Как найти попавшую внутрь нас шпильку? Наш внутренний узор, увы, слишком подвижен, слишком многообразен и хрупок. Если бы наш палец не был сделан из межзвездного пространства, он весил бы несколько тысяч тонн. Поэтому исследование — вещь деликатная. Судя по всему (коль скоро универсальный механизм — все же механизм, он должен быть прост и состоять из трех элементов, как калейдоскоп)[44], в нас происходит нечто подобное: какой-нибудь заусенец механизма грозит породить анархию идей, нарушить организацию атомов и законы гравитации — то есть то, чем, судя по всему, и является произведение искусства.
Стоит ничтожнейшему постороннему телу попасть на один из полюсов магнита, как наше произведение перерождается в раковую опухоль.
К счастью, едва разум начинает заблуждаться, организм сразу же встает на дыбы. Он спасает нас от болезни, которая могла бы подточить произведение и разрушить его ткань. В «Опиуме» я рассказывал, как мой роман «Ужасные дети» застопорился только потому, что я решил вмешаться и «захотел его написать».
Иногда случается, что шпилька, которую вначале не замечаешь, вносит элемент анархии практически на клеточном уровне и меняет судьбу текста, порождая прямо-таки болезнь обстоятельств — тогда книги не оправдывают чаянья автора.

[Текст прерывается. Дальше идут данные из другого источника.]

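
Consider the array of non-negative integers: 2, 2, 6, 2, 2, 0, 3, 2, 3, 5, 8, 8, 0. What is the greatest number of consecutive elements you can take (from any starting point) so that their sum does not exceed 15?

6

→ 2: sum 2, len 1
→ 2: sum 4, len 2
→ 6: sum 10, len 3
→ 2: sum 12, len 4
→ 2: sum 14, len 5
→ 0: sum 14, len 6
→ 3 (dropped 2): sum 15, len 6
→ 2 (dropped 2): sum 15, len 6
→ 3 (dropped 6): sum 12, len 6
→ 5 (dropped 2): sum 15, len 6
→ 8 (dropped 2, 0, 3, 2, 3): sum 13, len 2
→ 8 (dropped 5, 8): sum 8, len 1
→ 0: sum 8, len 2
Longest length seen: 6.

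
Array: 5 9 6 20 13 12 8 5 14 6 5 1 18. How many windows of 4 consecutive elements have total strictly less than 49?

5 9 6 20 → sum 40  < 49 ✓
9 6 20 13 → sum 48  < 49 ✓
6 20 13 12 → sum 51
20 13 12 8 → sum 53
13 12 8 5 → sum 38  < 49 ✓
12 8 5 14 → sum 39  < 49 ✓
8 5 14 6 → sum 33  < 49 ✓
5 14 6 5 → sum 30  < 49 ✓
14 6 5 1 → sum 26  < 49 ✓
6 5 1 18 → sum 30  < 49 ✓
8 windows satisfy the condition.

8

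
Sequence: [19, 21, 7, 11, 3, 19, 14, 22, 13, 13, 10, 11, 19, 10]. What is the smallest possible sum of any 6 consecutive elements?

75

[19, 21, 7, 11, 3, 19] → sum 80
[21, 7, 11, 3, 19, 14] → sum 75
[7, 11, 3, 19, 14, 22] → sum 76
[11, 3, 19, 14, 22, 13] → sum 82
[3, 19, 14, 22, 13, 13] → sum 84
[19, 14, 22, 13, 13, 10] → sum 91
[14, 22, 13, 13, 10, 11] → sum 83
[22, 13, 13, 10, 11, 19] → sum 88
[13, 13, 10, 11, 19, 10] → sum 76
Smallest of these is 75.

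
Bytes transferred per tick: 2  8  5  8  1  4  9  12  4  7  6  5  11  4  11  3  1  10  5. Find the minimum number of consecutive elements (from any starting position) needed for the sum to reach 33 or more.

add 2: running sum 2 < 33
add 8: running sum 10 < 33
add 5: running sum 15 < 33
add 8: running sum 23 < 33
add 1: running sum 24 < 33
add 4: running sum 28 < 33
add 9: shortest ending here [8, 5, 8, 1, 4, 9] sum 35, len 6
add 12: shortest ending here [8, 1, 4, 9, 12] sum 34, len 5
add 4: shortest ending here [8, 1, 4, 9, 12, 4] sum 38, len 6
add 7: shortest ending here [4, 9, 12, 4, 7] sum 36, len 5
add 6: shortest ending here [9, 12, 4, 7, 6] sum 38, len 5
add 5: shortest ending here [12, 4, 7, 6, 5] sum 34, len 5
add 11: shortest ending here [4, 7, 6, 5, 11] sum 33, len 5
add 4: shortest ending here [7, 6, 5, 11, 4] sum 33, len 5
add 11: shortest ending here [6, 5, 11, 4, 11] sum 37, len 5
add 3: shortest ending here [5, 11, 4, 11, 3] sum 34, len 5
add 1: shortest ending here [5, 11, 4, 11, 3, 1] sum 35, len 6
add 10: shortest ending here [11, 4, 11, 3, 1, 10] sum 40, len 6
add 5: shortest ending here [4, 11, 3, 1, 10, 5] sum 34, len 6
Shortest qualifying length: 5.

5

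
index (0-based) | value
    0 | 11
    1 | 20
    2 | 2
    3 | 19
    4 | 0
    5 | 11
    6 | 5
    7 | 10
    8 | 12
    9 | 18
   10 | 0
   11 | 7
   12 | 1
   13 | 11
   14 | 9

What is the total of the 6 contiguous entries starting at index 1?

57

Elements at indices 1..6: 20, 2, 19, 0, 11, 5
sum(20, 2, 19, 0, 11, 5) = 57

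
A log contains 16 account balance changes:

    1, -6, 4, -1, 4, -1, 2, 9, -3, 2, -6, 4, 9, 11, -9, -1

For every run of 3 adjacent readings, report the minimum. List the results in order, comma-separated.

-6, -6, -1, -1, -1, -1, -3, -3, -6, -6, -6, 4, -9, -9

(1, -6, 4) → min -6
(-6, 4, -1) → min -6
(4, -1, 4) → min -1
(-1, 4, -1) → min -1
(4, -1, 2) → min -1
(-1, 2, 9) → min -1
(2, 9, -3) → min -3
(9, -3, 2) → min -3
(-3, 2, -6) → min -6
(2, -6, 4) → min -6
(-6, 4, 9) → min -6
(4, 9, 11) → min 4
(9, 11, -9) → min -9
(11, -9, -1) → min -9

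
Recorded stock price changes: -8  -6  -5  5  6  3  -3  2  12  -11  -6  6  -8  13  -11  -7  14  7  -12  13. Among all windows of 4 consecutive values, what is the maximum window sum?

22

-8 -6 -5 5 → sum -14
-6 -5 5 6 → sum 0
-5 5 6 3 → sum 9
5 6 3 -3 → sum 11
6 3 -3 2 → sum 8
3 -3 2 12 → sum 14
-3 2 12 -11 → sum 0
2 12 -11 -6 → sum -3
12 -11 -6 6 → sum 1
-11 -6 6 -8 → sum -19
-6 6 -8 13 → sum 5
6 -8 13 -11 → sum 0
-8 13 -11 -7 → sum -13
13 -11 -7 14 → sum 9
-11 -7 14 7 → sum 3
-7 14 7 -12 → sum 2
14 7 -12 13 → sum 22
Maximum of these is 22.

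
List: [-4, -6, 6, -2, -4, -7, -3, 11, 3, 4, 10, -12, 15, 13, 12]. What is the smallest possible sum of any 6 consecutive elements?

-17

Window sums for each of the 10 positions:
-4 -6 6 -2 -4 -7 → sum -17
-6 6 -2 -4 -7 -3 → sum -16
6 -2 -4 -7 -3 11 → sum 1
-2 -4 -7 -3 11 3 → sum -2
-4 -7 -3 11 3 4 → sum 4
-7 -3 11 3 4 10 → sum 18
-3 11 3 4 10 -12 → sum 13
11 3 4 10 -12 15 → sum 31
3 4 10 -12 15 13 → sum 33
4 10 -12 15 13 12 → sum 42
Smallest of these is -17.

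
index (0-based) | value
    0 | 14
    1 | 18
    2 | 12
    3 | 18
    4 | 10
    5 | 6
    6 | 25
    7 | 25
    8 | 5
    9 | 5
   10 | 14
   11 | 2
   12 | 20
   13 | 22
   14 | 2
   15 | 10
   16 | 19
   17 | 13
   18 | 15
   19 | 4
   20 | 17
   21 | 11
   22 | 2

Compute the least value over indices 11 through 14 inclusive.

Elements at indices 11..14: 2, 20, 22, 2
min(2, 20, 22, 2) = 2

2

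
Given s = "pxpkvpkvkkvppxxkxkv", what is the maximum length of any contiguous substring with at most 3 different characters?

[p] 1 distinct, len 1
[p, x] 2 distinct, len 2
[p, x, p] 2 distinct, len 3
[p, x, p, k] 3 distinct, len 4
[p, k, v] 3 distinct, len 3
[p, k, v, p] 3 distinct, len 4
[p, k, v, p, k] 3 distinct, len 5
[p, k, v, p, k, v] 3 distinct, len 6
[p, k, v, p, k, v, k] 3 distinct, len 7
[p, k, v, p, k, v, k, k] 3 distinct, len 8
[p, k, v, p, k, v, k, k, v] 3 distinct, len 9
[p, k, v, p, k, v, k, k, v, p] 3 distinct, len 10
[p, k, v, p, k, v, k, k, v, p, p] 3 distinct, len 11
[v, p, p, x] 3 distinct, len 4
[v, p, p, x, x] 3 distinct, len 5
[p, p, x, x, k] 3 distinct, len 5
[p, p, x, x, k, x] 3 distinct, len 6
[p, p, x, x, k, x, k] 3 distinct, len 7
[x, x, k, x, k, v] 3 distinct, len 6
Longest length with ≤3 distinct: 11.

11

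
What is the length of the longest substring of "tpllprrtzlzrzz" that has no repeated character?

4

[t] len 1
[t, p] len 2
[t, p, l] len 3
[l] len 1
[l, p] len 2
[l, p, r] len 3
[r] len 1
[r, t] len 2
[r, t, z] len 3
[r, t, z, l] len 4
[l, z] len 2
[l, z, r] len 3
[r, z] len 2
[z] len 1
Longest all-distinct length: 4.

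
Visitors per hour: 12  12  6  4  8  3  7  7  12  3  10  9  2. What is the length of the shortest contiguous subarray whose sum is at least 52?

Extend right; whenever the sum reaches 52, record the length and shrink from the left:
add 12: running sum 12 < 52
add 12: running sum 24 < 52
add 6: running sum 30 < 52
add 4: running sum 34 < 52
add 8: running sum 42 < 52
add 3: running sum 45 < 52
add 7: shortest ending here [12, 12, 6, 4, 8, 3, 7] sum 52, len 7
add 7: shortest ending here [12, 12, 6, 4, 8, 3, 7, 7] sum 59, len 8
add 12: shortest ending here [12, 6, 4, 8, 3, 7, 7, 12] sum 59, len 8
add 3: shortest ending here [12, 6, 4, 8, 3, 7, 7, 12, 3] sum 62, len 9
add 10: shortest ending here [4, 8, 3, 7, 7, 12, 3, 10] sum 54, len 8
add 9: shortest ending here [8, 3, 7, 7, 12, 3, 10, 9] sum 59, len 8
add 2: shortest ending here [3, 7, 7, 12, 3, 10, 9, 2] sum 53, len 8
Shortest qualifying length: 7.

7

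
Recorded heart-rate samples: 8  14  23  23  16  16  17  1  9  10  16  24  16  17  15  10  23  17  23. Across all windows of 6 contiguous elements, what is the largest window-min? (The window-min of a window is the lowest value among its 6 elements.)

14

8 14 23 23 16 16 → min 8
14 23 23 16 16 17 → min 14
23 23 16 16 17 1 → min 1
23 16 16 17 1 9 → min 1
16 16 17 1 9 10 → min 1
16 17 1 9 10 16 → min 1
17 1 9 10 16 24 → min 1
1 9 10 16 24 16 → min 1
9 10 16 24 16 17 → min 9
10 16 24 16 17 15 → min 10
16 24 16 17 15 10 → min 10
24 16 17 15 10 23 → min 10
16 17 15 10 23 17 → min 10
17 15 10 23 17 23 → min 10
Largest of these is 14.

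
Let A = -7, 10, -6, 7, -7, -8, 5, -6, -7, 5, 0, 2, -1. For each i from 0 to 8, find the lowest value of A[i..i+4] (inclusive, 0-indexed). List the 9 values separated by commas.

-7, -8, -8, -8, -8, -8, -7, -7, -7

Sliding a size-5 window across the 13 values:
-7 10 -6 7 -7 → min -7
10 -6 7 -7 -8 → min -8
-6 7 -7 -8 5 → min -8
7 -7 -8 5 -6 → min -8
-7 -8 5 -6 -7 → min -8
-8 5 -6 -7 5 → min -8
5 -6 -7 5 0 → min -7
-6 -7 5 0 2 → min -7
-7 5 0 2 -1 → min -7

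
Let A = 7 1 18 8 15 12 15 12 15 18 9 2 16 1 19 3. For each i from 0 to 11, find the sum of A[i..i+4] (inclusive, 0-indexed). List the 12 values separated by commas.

49, 54, 68, 62, 69, 72, 69, 56, 60, 46, 47, 41

[7, 1, 18, 8, 15] → sum 49
[1, 18, 8, 15, 12] → sum 54
[18, 8, 15, 12, 15] → sum 68
[8, 15, 12, 15, 12] → sum 62
[15, 12, 15, 12, 15] → sum 69
[12, 15, 12, 15, 18] → sum 72
[15, 12, 15, 18, 9] → sum 69
[12, 15, 18, 9, 2] → sum 56
[15, 18, 9, 2, 16] → sum 60
[18, 9, 2, 16, 1] → sum 46
[9, 2, 16, 1, 19] → sum 47
[2, 16, 1, 19, 3] → sum 41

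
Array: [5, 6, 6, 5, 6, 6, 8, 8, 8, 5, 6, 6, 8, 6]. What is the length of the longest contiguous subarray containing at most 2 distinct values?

Extend right; when distinct count exceeds 2, shrink from the left:
[5] 1 distinct, len 1
[5, 6] 2 distinct, len 2
[5, 6, 6] 2 distinct, len 3
[5, 6, 6, 5] 2 distinct, len 4
[5, 6, 6, 5, 6] 2 distinct, len 5
[5, 6, 6, 5, 6, 6] 2 distinct, len 6
[6, 6, 8] 2 distinct, len 3
[6, 6, 8, 8] 2 distinct, len 4
[6, 6, 8, 8, 8] 2 distinct, len 5
[8, 8, 8, 5] 2 distinct, len 4
[5, 6] 2 distinct, len 2
[5, 6, 6] 2 distinct, len 3
[6, 6, 8] 2 distinct, len 3
[6, 6, 8, 6] 2 distinct, len 4
Longest length with ≤2 distinct: 6.

6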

Кроме непредвиденных препятствий, заключенных в нашем флюиде, малейшая наша инициатива рискует навредить оккультным силам, требующим от нас пассивности, хотя одновременно мы должны быть активны, чтобы создать этим силам хотя бы видимость соответствия человеческим масштабам. Можно вообразить, как мы должны контролировать себя, находясь в состоянии полусна между сознанием и подсознанием: если контроль будет слишком пристальным, произведение утратит трансцендентность, если слишком слабым — застрянет на стадии сновидения и не дойдет до людей.
Человек увечен. Я хочу сказать, что он ограничен своими физическими параметрами, определяющими его пределы и мешающими ему осознать бесконечность, в которой никаких параметров не существует.
Не столько благодаря науке, сколько со стыда за свою увечность и из-за горячего желания от нее избавиться человеку удается постичь непостижимое. Или хотя бы смириться с тем, что механизм, в котором ему самому принадлежит скромная роль, был задуман не для него[45].
Человек начинает даже признавать, что вечность не может существовать в прошлом, ни стать вечностью в будущем, что она в некотором роде статична, что она есть и этим довольствуется, что минуты равноценны векам, а века — минутам, что вообще нет ни минут, ни веков, а одна лишь вибрирующая, кишащая, устрашающая неподвижность. Человеческая гордыня восстает против этого, и человек начинает верить, что его пристанище — единственное на свете и что сам он — его царь.
Затем наступает разочарование, но человек отталкивает от себя догадку, что его пристанище — не более чем пыль млечного пути. Ему претит также печальное знание, что наши клетки столь же чужды нам и не ведают о нашем существовании, как звезды. Ему неприятно себе признаваться, что он живет, возможно, на еще теплой поверхности какого-нибудь отвалившегося от солнца осколка, что осколок этот очень быстро остывает, и существует весьма иллюзорная вероятность, что период его остывания растянется на несколько миллиардов веков. (К вероятности такого типа я еще вернусь.)